If it takes a venture capital fund more than three months to decide
whether to invest in you, it’s a lost cause. Forget the fund and move on, as
it’s not likely that you will get an investment from it. This is one of the
messages that emerges from a seminar organized by MATI High Tech and
Infinity Venture Capital Fund.
One of the bitterest complaints against entrepreneurial funds,
particularly new ones, for which the start-up is their first, is that funds
tend to drag their feet. This is liable to push the start-up out of the
game, since nowadays, a start-up’s window of opportunity is extremely short.
Giza Fund general manager Zvi Schechter says that funds need to act
fairly, even if they are greatly pressed for time. The time problem, which
is related to a growing personnel problem at these funds, greatly handicaps
the funds in growing and developing, and presents an even more serious
obstacle to the screening of new start-ups.
”For some reason,” Schechter says, ”fund managers tell entrepreneurs just
starting out that they will get back to them the following week regarding
their business plan,” knowing full well that they have absolutely no chance
of reviewing the plan by the following week, or even the week after.
The beginner entrepreneur swings back and forth between hope and
desperation, but he should understand the following principles: funds that
specialize in a specific field can be expected to reach decisions much
faster than a fund that has only general knowledge of the field. When this
sort of fund has to start examining a technology or business model in depth,
either by itself or through consultants, it will take much longer, and the
process will be much slower.
Formula Ventures general manager Ariel Sela expands the subject, by
saying that the load funds currently face, and the multiplicity of new
initiatives cropping up on a daily basis, do not help shorten time spans,
quite the contrary. “We invest in about ten out of 700 start-ups which
approach us. As a result, the funnel becomes increasingly more narrow, which
makes it harder to reach decisions quickly.”
According to Robert Bash of Inifinity, time is the most lacking
resource, much more than money. A start-up has no time, since its window of
opportunity is extremely narrow. Funds, which have to examine these
initiatives with tiny windows of opportunity, suffer from the same
restriction, since the moment the window closes for the start-up, it also
closes for the fund.
On the other hand, Bash claims that funds should at least be polite
enough to tell an entrepreneur that they are not interested in his
merchandise, or that they will be able to review his proposal only in
several weeks. He can then make a decision in the light of this fact.
At the same time, the entrepreneur needs to know how to be short, in
order to take up as little as possible of the fund’s time, for his own
benefit. “An entrepreneur needs to know how to do an ‘elevator presentation’
, i.e. present his idea and his company to us during the time it takes the
elevator at the entrance level to reach the fund’s office, in our case – the
16th floor. We, for our part, need to know how to organize ourselves in the
right way and be efficient, in order to meet reasonable deadlines.”

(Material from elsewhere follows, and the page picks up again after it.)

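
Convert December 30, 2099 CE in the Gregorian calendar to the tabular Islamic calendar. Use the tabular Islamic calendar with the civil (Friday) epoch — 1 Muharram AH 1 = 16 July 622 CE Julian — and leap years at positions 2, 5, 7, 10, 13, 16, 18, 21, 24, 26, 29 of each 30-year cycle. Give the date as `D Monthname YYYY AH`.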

Another way to catch attention, which translates into shortening time,
is by having a good story to tell, according to Clal Electronics manager
Barak Hahamov. “If you approach us and tell us that Cisco is your strategic
partner, you’ll be granted longer listening time more swiftly. This means
that the entrepreneur needs to weave his story in such a way as to sound
better than other start-ups’ stories, and will therefore be accorded higher
priority in the fund’s schedule. In other words, your story must give the
funds the immediate feeling that they are going to profit in a big way
here.”
If you truly want to earn a fund’s undivided attention in listening to
your business plan, do yourself a favor and compose a short one. Those in
the funds business explain that it is preferable to arouse them to wanting
to know more, and certainly not to send them dozing. You may ask what is
regarded as short business plan. A two-page management overview at most,
plus a business plan of only fifteen pages, and heaven forbid, your
presentation should not contain more than a dozen transparencies.